A look back at the City Hall Christmas tree lighting, a bygone NYC tradition
Image of the first Christmas tree in City Hall park in 1913; via Library of Congress
In 1912, the nation’s first public Christmas tree went up in Madison Square Park and sparked a new trend that would soon spread to parks across the city and beyond. The following year, acting Mayor Ardolph Kline initiated a similar tradition when he asked a young boy to help him light a Christmas tree in City Hall Park. By 1934, tree lighting celebrations became a citywide effort, with the Parks Department putting up 14 fifty-foot Norway Spruce trees throughout the city. Mayor Fiorello H. LaGuardia dedicated the trees from City Hall Park and broadcasted the ceremony to sites across the city.

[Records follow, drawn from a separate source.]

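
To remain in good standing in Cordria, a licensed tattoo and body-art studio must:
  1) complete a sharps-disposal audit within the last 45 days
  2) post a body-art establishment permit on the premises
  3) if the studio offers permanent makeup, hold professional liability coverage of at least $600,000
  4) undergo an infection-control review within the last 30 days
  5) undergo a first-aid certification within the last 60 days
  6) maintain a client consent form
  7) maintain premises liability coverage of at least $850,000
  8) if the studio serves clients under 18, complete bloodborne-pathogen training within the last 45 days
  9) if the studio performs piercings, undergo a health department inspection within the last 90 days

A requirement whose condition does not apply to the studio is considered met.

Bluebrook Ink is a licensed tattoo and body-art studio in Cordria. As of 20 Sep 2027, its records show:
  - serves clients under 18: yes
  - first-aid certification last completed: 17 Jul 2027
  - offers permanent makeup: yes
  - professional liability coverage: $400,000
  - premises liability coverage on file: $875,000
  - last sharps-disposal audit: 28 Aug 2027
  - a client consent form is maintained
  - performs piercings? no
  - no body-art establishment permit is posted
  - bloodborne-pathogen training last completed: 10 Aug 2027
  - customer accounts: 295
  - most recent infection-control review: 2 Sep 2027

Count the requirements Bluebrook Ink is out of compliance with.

1. sharps-disposal audit 23 days ago vs limit 45 → met
2. body-art establishment permit absent → not met
3. condition 'offers permanent makeup' holds; professional liability coverage $400,000 < $600,000 → not met
4. infection-control review 18 days ago vs limit 30 → met
5. first-aid certification 65 days ago vs limit 60 → not met
6. client consent form present → met
7. premises liability coverage $875,000 ≥ $850,000 → met
8. condition 'serves clients under 18' holds; bloodborne-pathogen training 41 days ago vs limit 45 → met
9. condition 'performs piercings' does not hold → requirement n/a → met
Not met: 3 of 9

3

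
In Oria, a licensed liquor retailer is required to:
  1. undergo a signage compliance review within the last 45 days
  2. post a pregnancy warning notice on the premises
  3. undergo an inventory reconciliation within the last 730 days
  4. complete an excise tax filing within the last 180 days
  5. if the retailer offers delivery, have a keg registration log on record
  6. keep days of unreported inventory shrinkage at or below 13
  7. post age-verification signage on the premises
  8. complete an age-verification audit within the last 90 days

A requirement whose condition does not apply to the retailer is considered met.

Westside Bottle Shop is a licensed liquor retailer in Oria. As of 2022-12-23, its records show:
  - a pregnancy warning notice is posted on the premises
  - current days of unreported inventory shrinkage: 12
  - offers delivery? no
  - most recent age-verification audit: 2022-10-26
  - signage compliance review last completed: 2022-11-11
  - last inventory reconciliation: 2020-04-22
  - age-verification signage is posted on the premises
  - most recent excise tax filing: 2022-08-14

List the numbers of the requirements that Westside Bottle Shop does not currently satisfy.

3

1. signage compliance review 42 days ago vs limit 45 → met
2. pregnancy warning notice present → met
3. inventory reconciliation 975 days ago vs limit 730 → not met
4. excise tax filing 131 days ago vs limit 180 → met
5. condition 'offers delivery' does not hold → requirement n/a → met
6. days of unreported inventory shrinkage 12 ≤ 13 → met
7. age-verification signage present → met
8. age-verification audit 58 days ago vs limit 90 → met
Not met: 3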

For the 1934 event, according to NYC Parks, the department’s own band opened the program, followed by a 75–person choir from the Concert Division of the Department of Public Welfare. The festivities were broadcast on WNYC and also “carried on other stations as far west as Missouri.” With each passing year, the celebrations grew, and by 1939, 22 trees were “lit simultaneously throughout the city by one of Mayor La Guardia’s children, at the flip of a switch, thanks to a scheme developed by the Parks Department.” A recording of the ceremony that year has been archived by WNYC and you can listen to the full audio here. Broadcast from the steps of City Hall, it features performances by the Police Department Glee Club and the Sacred Heart Boys Choir.
Christmas tree assemblage in City Hall Park’s Jacob Wrey Mould Fountain in 2008; courtesy of NYC Parks
Image courtesy of NYC Parks
The Christmas tree tradition in City Hall Park continued until recently. Each year the Jacob Wrey Mould Fountain would be drained and filled with an assemblage of light-strung trees and winter shrubs, decorated with ornaments made by local students and children participating in free after school programs at the Parks Department’s Recreation Centers. Nowadays the fountain still features a display of winter plants, but it’s not quite the center of festivities it once was.